The Ohio police officer who fatally shot Andre Hill was terminated from the Columbus Police Department, officials announced on Monday.
Columbus Public Safety Director Ned Pettus Jr. announced that officer Adam Coy, who is white, was fired hours after his disciplinary hearing to determine if he could stay on the force after shooting and killing the unarmed 47-year-old Black man on Tuesday.
“The actions of Adam Coy do not live up to the oath of a Columbus Police officer, or the standards we, and the community, demand of our officers,” Pettus’s statement said. “The shooting of Andre Hill is a tragedy for all who loved him in addition to the community and our Division of Police.”
Statement from Safety Director Pettus on Adam Coy ruling: pic.twitter.com/hA51cVs6p5— Columbus Department of Public Safety (@ColumbusSafety) December 28, 2020
Police Chief Thomas Quinlan had recommended last week that Coy be immediately terminated after his fatal shooting of Hill.
“This is what accountability looks like. The evidence provided solid rationale for termination,” Quinlan said in reaction to Pettus’s decision. “Mr. Coy will now have to answer to the state investigators for the death of Andre Hill.”
Coy did not appear for his disciplinary hearing and was instead represented by the local Fraternal Order of Police.
“Officer Coy was given the opportunity today to come and participate,” Brian Steel, vice president of the police union, told reporters Monday, according to The Associated Press. “He elected not to participate. I do not know why. ... I would have liked to have him here, but it’s his decision.”
The officer’s termination came hours after the Franklin County coroner ruled Hill’s death a homicide, with a preliminary autopsy report listing the cause of death as “multiple gunshot wounds.”

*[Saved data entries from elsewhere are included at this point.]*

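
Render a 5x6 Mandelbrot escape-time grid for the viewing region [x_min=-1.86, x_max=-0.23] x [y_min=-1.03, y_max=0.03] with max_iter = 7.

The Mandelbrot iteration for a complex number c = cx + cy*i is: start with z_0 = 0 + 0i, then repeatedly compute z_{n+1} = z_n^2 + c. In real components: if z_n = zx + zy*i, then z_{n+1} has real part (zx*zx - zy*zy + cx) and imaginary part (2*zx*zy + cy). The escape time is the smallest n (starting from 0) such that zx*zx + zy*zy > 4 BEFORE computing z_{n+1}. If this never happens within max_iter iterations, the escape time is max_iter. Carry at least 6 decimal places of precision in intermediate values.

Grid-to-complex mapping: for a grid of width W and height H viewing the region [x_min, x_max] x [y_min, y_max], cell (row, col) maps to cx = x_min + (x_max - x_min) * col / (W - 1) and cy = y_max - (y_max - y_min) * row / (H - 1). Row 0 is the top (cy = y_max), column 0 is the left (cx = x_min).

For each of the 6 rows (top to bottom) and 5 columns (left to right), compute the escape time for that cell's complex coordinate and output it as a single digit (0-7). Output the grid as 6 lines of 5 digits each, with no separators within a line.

Answer: 67777
45777
34777
23477
13347
12336

Derivation:
(row=0, col=0): c = -1.8600 + 0.0300i → escape time 6
(row=0, col=1): c = -1.4525 + 0.0300i → escape time 7
(row=0, col=2): c = -1.0450 + 0.0300i → escape time 7
(row=0, col=3): c = -0.6375 + 0.0300i → escape time 7
(row=0, col=4): c = -0.2300 + 0.0300i → escape time 7
(row=1, col=0): c = -1.8600 + -0.1820i → escape time 4
(row=1, col=1): c = -1.4525 + -0.1820i → escape time 5
(row=1, col=2): c = -1.0450 + -0.1820i → escape time 7
(row=1, col=3): c = -0.6375 + -0.1820i → escape time 7
(row=1, col=4): c = -0.2300 + -0.1820i → escape time 7
(row=2, col=0): c = -1.8600 + -0.3940i → escape time 3
(row=2, col=1): c = -1.4525 + -0.3940i → escape time 4
(row=2, col=2): c = -1.0450 + -0.3940i → escape time 7
(row=2, col=3): c = -0.6375 + -0.3940i → escape time 7
(row=2, col=4): c = -0.2300 + -0.3940i → escape time 7
(row=3, col=0): c = -1.8600 + -0.6060i → escape time 2
(row=3, col=1): c = -1.4525 + -0.6060i → escape time 3
(row=3, col=2): c = -1.0450 + -0.6060i → escape time 4
(row=3, col=3): c = -0.6375 + -0.6060i → escape time 7
(row=3, col=4): c = -0.2300 + -0.6060i → escape time 7
(row=4, col=0): c = -1.8600 + -0.8180i → escape time 1
(row=4, col=1): c = -1.4525 + -0.8180i → escape time 3
(row=4, col=2): c = -1.0450 + -0.8180i → escape time 3
(row=4, col=3): c = -0.6375 + -0.8180i → escape time 4
(row=4, col=4): c = -0.2300 + -0.8180i → escape time 7
(row=5, col=0): c = -1.8600 + -1.0300i → escape time 1
(row=5, col=1): c = -1.4525 + -1.0300i → escape time 2
(row=5, col=2): c = -1.0450 + -1.0300i → escape time 3
(row=5, col=3): c = -0.6375 + -1.0300i → escape time 3
(row=5, col=4): c = -0.2300 + -1.0300i → escape time 6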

Outside the disciplinary review, Coy also remains under criminal investigation for the shooting within Ohio’s criminal investigations unit. Ohio Attorney General Dave Yost (R) was appointed last week to serve as a special prosecutor in Hill’s case.
Coy, a 17-year veteran of the Columbus Division of Police, responded to a neighbor’s nonemergency call about a car running, turned off and then running again after 1 a.m. last Tuesday, the AP reported.
Body camera footage showed Hill coming out of a garage with a cellphone and seconds later being fatally shot by Coy. The first minute of the video does not include audio because Coy did not activate his body camera during the incident.
After shooting Hill, Coy can be heard ordering him to comply with restraints. He and other officers on the scene are accused of not giving aid to Hill for several minutes. Officials are also conducting an investigation into allegations that the other officers present did not turn on their body cameras, according to the AP.
The division requires its officers to turn on their body cameras when responding to a major incident such as a shooting. Police spokesperson Sgt. James Fuqua told the AP that the incident became a law enforcement action when Coy communicated with Hill.
Hill’s death comes after racial justice protests erupted across the country this year over the police-involved killings of several Black Americans, including George Floyd and Breonna Taylor.
Earlier Monday, civil rights lawyer Ben Crump, who is representing Hill’s family, called his death “another tragic example of the tendency of police to view Black people as criminal or dangerous.”